Schlossrued
Süsser Most und Käse zum Öpfeltag

Der traditionelle Herbstmarkt des Mühlevereins lockte erneut viele Besucher an. Erstmals konnten die Besucher des Schlossrueder Öpfeltages mitverfolgen, wie Käse über dem offenen Feuer hergestellt wird.

Sibylle Haltiner
Drucken
Teilen

Der Kessel, der an einem stabilen Holzgerüst hing, fasste 360 Liter Milch. Diese erhitzte Markus Mächler über einem Feuer, zog ab und zu einen riesigen Schwingbesen durch und kontrollierte regelmässig die Temperatur. 30 Kilogramm Käse wollte er daraus machen, insgesamt drei Stunden brauchte er dazu.

Erstmals konnten die Besucher des Schlossrueder Öpfeltages mitverfolgen, wie Käse über dem offenen Feuer hergestellt wird. Hatte die Milch die richtige Temperatur erreicht, schnitt Markus Mächler die eingedickte Masse in Stücke und rührte, bis die richtige Konsistenz erreicht war. Danach füllte er sie in Käsereifen, die auch Holzjärb genannt werden. Darin erhält der Käse seine Form. Bei seinen Arbeiten wurde der Käser von den Marktbesuchern interessiert beobachtet.
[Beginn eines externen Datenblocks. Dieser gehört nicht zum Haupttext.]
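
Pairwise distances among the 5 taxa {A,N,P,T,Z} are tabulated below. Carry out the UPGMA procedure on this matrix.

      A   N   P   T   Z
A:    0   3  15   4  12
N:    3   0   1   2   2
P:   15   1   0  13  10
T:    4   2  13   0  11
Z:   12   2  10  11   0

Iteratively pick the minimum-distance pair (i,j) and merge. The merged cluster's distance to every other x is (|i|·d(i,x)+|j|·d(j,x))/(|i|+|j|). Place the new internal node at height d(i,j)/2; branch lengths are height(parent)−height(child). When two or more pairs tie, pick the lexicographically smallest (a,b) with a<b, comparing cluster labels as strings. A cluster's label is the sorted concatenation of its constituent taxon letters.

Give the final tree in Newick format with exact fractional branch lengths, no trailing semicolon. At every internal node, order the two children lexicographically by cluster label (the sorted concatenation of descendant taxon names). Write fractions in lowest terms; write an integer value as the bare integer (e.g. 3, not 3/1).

iteration 1: select N,P (d=1); attach at lengths (1/2, 1/2); label the merged cluster NP
  updated: d(A,NP)=9, d(NP,T)=15/2, d(NP,Z)=6
iteration 2: select A,T (d=4); attach at lengths (2, 2); label the merged cluster AT
  updated: d(AT,NP)=33/4, d(AT,Z)=23/2
iteration 3: select NP,Z (d=6); attach at lengths (5/2, 3); label the merged cluster NPZ
  updated: d(AT,NPZ)=28/3
iteration 4: select AT,NPZ (d=28/3); attach at lengths (8/3, 5/3); label the merged cluster ANPTZ
final tree: ((A:2,T:2):8/3,((N:1/2,P:1/2):5/2,Z:3):5/3)
total length: 89/6

((A:2,T:2):8/3,((N:1/2,P:1/2):5/2,Z:3):5/3)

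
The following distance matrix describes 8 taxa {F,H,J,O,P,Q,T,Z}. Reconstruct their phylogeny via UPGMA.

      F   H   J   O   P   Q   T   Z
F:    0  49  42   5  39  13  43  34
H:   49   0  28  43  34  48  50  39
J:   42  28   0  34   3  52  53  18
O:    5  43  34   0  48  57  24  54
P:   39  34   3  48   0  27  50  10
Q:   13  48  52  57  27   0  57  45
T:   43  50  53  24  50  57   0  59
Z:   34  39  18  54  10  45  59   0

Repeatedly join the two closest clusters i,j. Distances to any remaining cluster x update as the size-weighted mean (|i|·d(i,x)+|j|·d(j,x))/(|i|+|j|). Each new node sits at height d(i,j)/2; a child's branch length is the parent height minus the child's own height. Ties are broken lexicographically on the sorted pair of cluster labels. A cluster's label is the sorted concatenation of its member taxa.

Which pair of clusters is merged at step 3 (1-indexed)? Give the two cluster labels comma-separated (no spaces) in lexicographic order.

1. join J+P (d=3) ⇒ JP; edges |J|=3/2, |P|=3/2
  updated: d(F,JP)=81/2, d(H,JP)=31, d(JP,O)=41, d(JP,Q)=79/2, d(JP,T)=103/2, d(JP,Z)=14
2. join F+O (d=5) ⇒ FO; edges |F|=5/2, |O|=5/2
  updated: d(FO,H)=46, d(FO,JP)=163/4, d(FO,Q)=35, d(FO,T)=67/2, d(FO,Z)=44
3. join JP+Z (d=14) ⇒ JPZ; edges |JP|=11/2, |Z|=7
  updated: d(FO,JPZ)=251/6, d(H,JPZ)=101/3, d(JPZ,Q)=124/3, d(JPZ,T)=54
4. join FO+T (d=67/2) ⇒ FOT; edges |FO|=57/4, |T|=67/4
  updated: d(FOT,H)=142/3, d(FOT,JPZ)=413/9, d(FOT,Q)=127/3
5. join H+JPZ (d=101/3) ⇒ HJPZ; edges |H|=101/6, |JPZ|=59/6
  updated: d(FOT,HJPZ)=185/4, d(HJPZ,Q)=43
6. join FOT+Q (d=127/3) ⇒ FOQT; edges |FOT|=53/12, |Q|=127/6
  updated: d(FOQT,HJPZ)=727/16
7. join FOQT+HJPZ (d=727/16) ⇒ FHJOPQTZ; edges |FOQT|=149/96, |HJPZ|=565/96
final tree: ((((F:5/2,O:5/2):57/4,T:67/4):53/12,Q:127/6):149/96,(H:101/6,((J:3/2,P:3/2):11/2,Z:7):59/6):565/96)
total length: 1779/16

JP,Z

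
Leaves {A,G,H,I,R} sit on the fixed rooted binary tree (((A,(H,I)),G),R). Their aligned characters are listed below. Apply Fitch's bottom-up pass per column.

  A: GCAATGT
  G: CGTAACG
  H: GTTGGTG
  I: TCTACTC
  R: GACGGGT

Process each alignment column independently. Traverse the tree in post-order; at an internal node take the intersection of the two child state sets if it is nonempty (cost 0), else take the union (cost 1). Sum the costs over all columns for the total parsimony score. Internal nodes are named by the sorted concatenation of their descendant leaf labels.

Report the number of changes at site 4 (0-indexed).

[col 0] HI: children H:{G}, I:{T} ∪→ {G,T}; cost 1
[col 0] AHI: children A:{G}, HI:{G,T} ∩→ {G}; cost 0
[col 0] AGHI: children AHI:{G}, G:{C} ∪→ {C,G}; cost 1
[col 0] AGHIR: children AGHI:{C,G}, R:{G} ∩→ {G}; cost 0
[col 1] HI: children H:{T}, I:{C} ∪→ {C,T}; cost 1
[col 1] AHI: children A:{C}, HI:{C,T} ∩→ {C}; cost 0
[col 1] AGHI: children AHI:{C}, G:{G} ∪→ {C,G}; cost 1
[col 1] AGHIR: children AGHI:{C,G}, R:{A} ∪→ {A,C,G}; cost 1
[col 2] HI: children H:{T}, I:{T} ∩→ {T}; cost 0
[col 2] AHI: children A:{A}, HI:{T} ∪→ {A,T}; cost 1
[col 2] AGHI: children AHI:{A,T}, G:{T} ∩→ {T}; cost 0
[col 2] AGHIR: children AGHI:{T}, R:{C} ∪→ {C,T}; cost 1
[col 3] HI: children H:{G}, I:{A} ∪→ {A,G}; cost 1
[col 3] AHI: children A:{A}, HI:{A,G} ∩→ {A}; cost 0
[col 3] AGHI: children AHI:{A}, G:{A} ∩→ {A}; cost 0
[col 3] AGHIR: children AGHI:{A}, R:{G} ∪→ {A,G}; cost 1
[col 4] HI: children H:{G}, I:{C} ∪→ {C,G}; cost 1
[col 4] AHI: children A:{T}, HI:{C,G} ∪→ {C,G,T}; cost 1
[col 4] AGHI: children AHI:{C,G,T}, G:{A} ∪→ {A,C,G,T}; cost 1
[col 4] AGHIR: children AGHI:{A,C,G,T}, R:{G} ∩→ {G}; cost 0
[col 5] HI: children H:{T}, I:{T} ∩→ {T}; cost 0
[col 5] AHI: children A:{G}, HI:{T} ∪→ {G,T}; cost 1
[col 5] AGHI: children AHI:{G,T}, G:{C} ∪→ {C,G,T}; cost 1
[col 5] AGHIR: children AGHI:{C,G,T}, R:{G} ∩→ {G}; cost 0
[col 6] HI: children H:{G}, I:{C} ∪→ {C,G}; cost 1
[col 6] AHI: children A:{T}, HI:{C,G} ∪→ {C,G,T}; cost 1
[col 6] AGHI: children AHI:{C,G,T}, G:{G} ∩→ {G}; cost 0
[col 6] AGHIR: children AGHI:{G}, R:{T} ∪→ {G,T}; cost 1
per-site changes: [2, 3, 2, 2, 3, 2, 3]; total = 17

3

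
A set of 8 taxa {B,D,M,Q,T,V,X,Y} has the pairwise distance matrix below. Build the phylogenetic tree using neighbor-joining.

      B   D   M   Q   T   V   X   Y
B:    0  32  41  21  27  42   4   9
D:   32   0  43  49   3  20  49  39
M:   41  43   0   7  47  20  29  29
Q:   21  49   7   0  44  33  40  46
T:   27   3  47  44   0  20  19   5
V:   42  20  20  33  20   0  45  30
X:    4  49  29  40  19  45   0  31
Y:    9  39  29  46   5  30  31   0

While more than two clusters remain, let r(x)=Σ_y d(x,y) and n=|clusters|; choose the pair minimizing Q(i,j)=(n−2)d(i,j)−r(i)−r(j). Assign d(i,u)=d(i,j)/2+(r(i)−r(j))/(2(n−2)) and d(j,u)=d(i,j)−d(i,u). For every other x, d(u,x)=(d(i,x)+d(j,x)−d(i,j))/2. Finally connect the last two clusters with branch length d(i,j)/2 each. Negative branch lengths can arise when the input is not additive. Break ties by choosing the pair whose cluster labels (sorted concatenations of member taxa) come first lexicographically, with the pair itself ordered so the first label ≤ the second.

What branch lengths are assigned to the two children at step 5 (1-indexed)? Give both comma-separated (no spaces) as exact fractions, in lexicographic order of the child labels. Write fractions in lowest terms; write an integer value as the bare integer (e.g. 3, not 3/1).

1. join M+Q (d=7, Q=-414) ⇒ MQ; edges |M|=3/2, |Q|=11/2
  updated: d(B,MQ)=55/2, d(D,MQ)=85/2, d(MQ,T)=42, d(MQ,V)=23, d(MQ,X)=31, d(MQ,Y)=34
2. join B+X (d=4, Q=-601/2) ⇒ BX; edges |B|=-7/4, |X|=23/4
  updated: d(BX,D)=77/2, d(BX,MQ)=109/4, d(BX,T)=21, d(BX,V)=83/2, d(BX,Y)=18
3. join D+T (d=3, Q=-222) ⇒ DT; edges |D|=8, |T|=-5
  updated: d(BX,DT)=113/4, d(DT,MQ)=163/4, d(DT,V)=37/2, d(DT,Y)=41/2
4. join MQ+V (d=23, Q=-169) ⇒ MQV; edges |MQ|=27/2, |V|=19/2
  updated: d(BX,MQV)=183/8, d(DT,MQV)=145/8, d(MQV,Y)=41/2
5. join BX+Y (d=18, Q=-737/8) ⇒ BXY; edges |BX|=369/32, |Y|=207/32
  updated: d(BXY,DT)=123/8, d(BXY,MQV)=203/16
6. join BXY+DT (d=123/8, Q=-739/16) ⇒ BDTXY; edges |BXY|=159/32, |DT|=333/32
  updated: d(BDTXY,MQV)=247/32
7. join BDTXY+MQV (d=247/32) ⇒ BDMQTVXY; edges |BDTXY|=247/64, |MQV|=247/64
final tree: ((((B:-7/4,X:23/4):369/32,Y:207/32):159/32,(D:8,T:-5):333/32):247/64,((M:3/2,Q:11/2):27/2,V:19/2):247/64)
total length: 2499/32

369/32,207/32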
Süsser Saft aus süssen Äpfeln

Hauptakteur des Öpfeltages waren aber selbstverständlich die Äpfel. In den verschiedensten Farben und Sorten wurden sie angeboten: Golden, Arlet, Diva und Jonagold, aber auch Sauergrauech und Boskop. Mit seiner Mostpresse war der Birrwiler Hans Nussbaum vor Ort. Rund 20 Harassen Äpfel hatte er mitgebracht und presste daraus süssen Saft. «Wir haben lediglich ein mittelmässiges Apfeljahr hinter uns», erklärte Nussbaum. «Zum Glück wurde die Ernte nicht zusätzlich von einem grösseren Hagelschlag geschmälert.»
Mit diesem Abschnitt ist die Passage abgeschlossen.